Also Ran: Some rivals of Herder in the Berlin Academy’s 1770 essay competition on the Origin of Language
Summary
Johann Gottfried Herder’s (1744–1803) Abhandlung über den Ursprung der Sprache was published in 1772 after winning a prize competition instituted by the Berlin Academy of Sciences for an essay to determine whether or how man, left to his own devices, could devise language for himself. The work was hastily written in the last weeks of 1770 in order to meet the closing date, and its diction and form bear the marks of hurried composition. Alhough it is generally considered to be a seminal work on its subject, it is anything but academic, and some critics have even gone so far as to regard it as a lampoon at the expense of the Academy by showing its question to be a ‘non-question’. At all events, the argumentation of the Abhandlung is not without its weak points; and it is interesting in this light to examine the work of others of the 30 entrants to the competition, who published their essays anonymously about the time when Herder’s work appeared, or a little later.
The present paper traces the main lines of the arguments of three of these essays; and it emerges that Herder’s was not the only one to establish the importance of the distinctive feature (Merkmal) in identifying an object.

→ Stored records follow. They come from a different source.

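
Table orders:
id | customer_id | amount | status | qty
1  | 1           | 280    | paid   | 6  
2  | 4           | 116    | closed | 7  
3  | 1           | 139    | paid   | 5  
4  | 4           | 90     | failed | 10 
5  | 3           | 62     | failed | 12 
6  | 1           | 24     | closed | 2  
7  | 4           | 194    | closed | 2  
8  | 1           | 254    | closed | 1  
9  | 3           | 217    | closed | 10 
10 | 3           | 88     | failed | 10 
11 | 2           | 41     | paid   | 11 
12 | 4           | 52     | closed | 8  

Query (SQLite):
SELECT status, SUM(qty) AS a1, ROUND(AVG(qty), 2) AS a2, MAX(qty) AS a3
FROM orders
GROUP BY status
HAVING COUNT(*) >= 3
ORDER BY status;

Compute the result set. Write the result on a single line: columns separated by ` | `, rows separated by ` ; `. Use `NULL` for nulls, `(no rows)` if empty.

closed | 30 | 5 | 10 ; failed | 32 | 10.67 | 12 ; paid | 22 | 7.33 | 11

Group orders by status.
Per group compute: SUM(qty), ROUND(AVG(qty), 2), MAX(qty).
HAVING: drop groups with fewer than 3 rows.
  closed: ids {2, 6, 7, 8, 9, 12} → SUM(qty)=30, ROUND(AVG(qty), 2)=5, MAX(qty)=10
  failed: ids {4, 5, 10} → SUM(qty)=32, ROUND(AVG(qty), 2)=10.67, MAX(qty)=12
  paid: ids {1, 3, 11} → SUM(qty)=22, ROUND(AVG(qty), 2)=7.33, MAX(qty)=11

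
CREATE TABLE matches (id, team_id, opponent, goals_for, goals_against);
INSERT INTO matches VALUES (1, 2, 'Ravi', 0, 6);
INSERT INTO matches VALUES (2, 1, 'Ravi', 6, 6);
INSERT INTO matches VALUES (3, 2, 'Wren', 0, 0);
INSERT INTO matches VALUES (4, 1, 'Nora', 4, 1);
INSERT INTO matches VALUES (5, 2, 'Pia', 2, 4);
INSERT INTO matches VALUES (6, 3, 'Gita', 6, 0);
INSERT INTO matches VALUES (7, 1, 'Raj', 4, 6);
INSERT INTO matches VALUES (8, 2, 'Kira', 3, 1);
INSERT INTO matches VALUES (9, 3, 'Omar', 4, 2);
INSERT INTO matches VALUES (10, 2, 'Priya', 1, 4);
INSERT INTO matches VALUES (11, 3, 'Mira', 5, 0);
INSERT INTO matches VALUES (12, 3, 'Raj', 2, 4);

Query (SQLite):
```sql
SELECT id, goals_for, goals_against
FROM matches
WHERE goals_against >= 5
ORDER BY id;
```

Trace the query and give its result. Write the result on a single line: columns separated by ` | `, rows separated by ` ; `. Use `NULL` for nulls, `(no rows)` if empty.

1 | 0 | 6 ; 2 | 6 | 6 ; 7 | 4 | 6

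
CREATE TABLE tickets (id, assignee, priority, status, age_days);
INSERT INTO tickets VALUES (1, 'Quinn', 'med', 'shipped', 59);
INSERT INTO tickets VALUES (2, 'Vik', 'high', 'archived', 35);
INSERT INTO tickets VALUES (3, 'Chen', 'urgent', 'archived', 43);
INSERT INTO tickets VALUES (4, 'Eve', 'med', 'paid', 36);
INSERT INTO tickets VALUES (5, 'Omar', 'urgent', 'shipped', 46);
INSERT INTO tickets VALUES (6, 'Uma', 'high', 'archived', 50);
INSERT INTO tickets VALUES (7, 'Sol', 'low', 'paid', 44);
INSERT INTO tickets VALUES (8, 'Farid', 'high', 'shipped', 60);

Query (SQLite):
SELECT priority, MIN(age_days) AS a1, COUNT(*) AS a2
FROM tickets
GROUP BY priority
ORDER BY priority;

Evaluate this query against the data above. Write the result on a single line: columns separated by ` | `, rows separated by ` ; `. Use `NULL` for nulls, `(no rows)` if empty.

Group tickets by priority.
Per group compute: MIN(age_days), COUNT(*).
  high: ids {2, 6, 8} → MIN(age_days)=35, COUNT(*)=3
  low: ids {7} → MIN(age_days)=44, COUNT(*)=1
  med: ids {1, 4} → MIN(age_days)=36, COUNT(*)=2
  urgent: ids {3, 5} → MIN(age_days)=43, COUNT(*)=2

high | 35 | 3 ; low | 44 | 1 ; med | 36 | 2 ; urgent | 43 | 2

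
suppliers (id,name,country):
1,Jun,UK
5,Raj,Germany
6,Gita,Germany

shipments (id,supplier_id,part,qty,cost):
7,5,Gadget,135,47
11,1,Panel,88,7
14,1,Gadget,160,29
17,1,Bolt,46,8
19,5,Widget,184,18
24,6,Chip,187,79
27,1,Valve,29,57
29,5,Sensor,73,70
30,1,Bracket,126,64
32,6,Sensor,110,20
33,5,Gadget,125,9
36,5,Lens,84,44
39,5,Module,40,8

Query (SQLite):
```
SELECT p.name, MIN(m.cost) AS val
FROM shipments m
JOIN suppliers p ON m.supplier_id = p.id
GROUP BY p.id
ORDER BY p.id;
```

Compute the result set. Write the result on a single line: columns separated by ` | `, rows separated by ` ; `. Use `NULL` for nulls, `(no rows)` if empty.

Join each shipments row to its suppliers via supplier_id.
Group joined rows by suppliers.id; compute MIN(m.cost) per group.
  1: ids {11, 14, 17, 27, 30} → MIN(m.cost)=7
  5: ids {7, 19, 29, 33, 36, 39} → MIN(m.cost)=8
  6: ids {24, 32} → MIN(m.cost)=20

Jun | 7 ; Raj | 8 ; Gita | 20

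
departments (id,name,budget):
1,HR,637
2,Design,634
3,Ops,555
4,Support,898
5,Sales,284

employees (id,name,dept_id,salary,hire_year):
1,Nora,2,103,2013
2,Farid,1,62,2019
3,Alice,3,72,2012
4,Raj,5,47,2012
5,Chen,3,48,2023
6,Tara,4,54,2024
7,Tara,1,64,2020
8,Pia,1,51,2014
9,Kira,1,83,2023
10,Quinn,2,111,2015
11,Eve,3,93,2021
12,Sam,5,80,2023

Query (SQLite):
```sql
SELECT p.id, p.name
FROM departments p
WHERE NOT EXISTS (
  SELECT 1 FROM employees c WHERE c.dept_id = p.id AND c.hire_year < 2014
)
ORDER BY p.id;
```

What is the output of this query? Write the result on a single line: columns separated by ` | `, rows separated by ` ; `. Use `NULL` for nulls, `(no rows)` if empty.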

The more cautious contestants, however, looked upon the Merkmal as an indispensable first step in creating a name; this in turn was to become an initial stage in language. They portrayed the origin of language as a continuous process rather than a sudden discovery by emphasizing the progressive development of abstraction or by examining the means by which the association between words and objects was established within communities. Herder’s rivals, however, do not take account of views expressed before their time, as Herder does in the prize-winning essay, nor do they stress, as he does, that language is necessarily a product of human ingenuity. Nevertheless, Herder was not the only competitor to make an original and positive contribution to the debate, and the essays examined here, too, throw valuable light on a problem which exercised scholars in the 18th century, and in which the 20th has shown renewed interest in the light of enhanced knowledge of linguistics, physiology and ethology.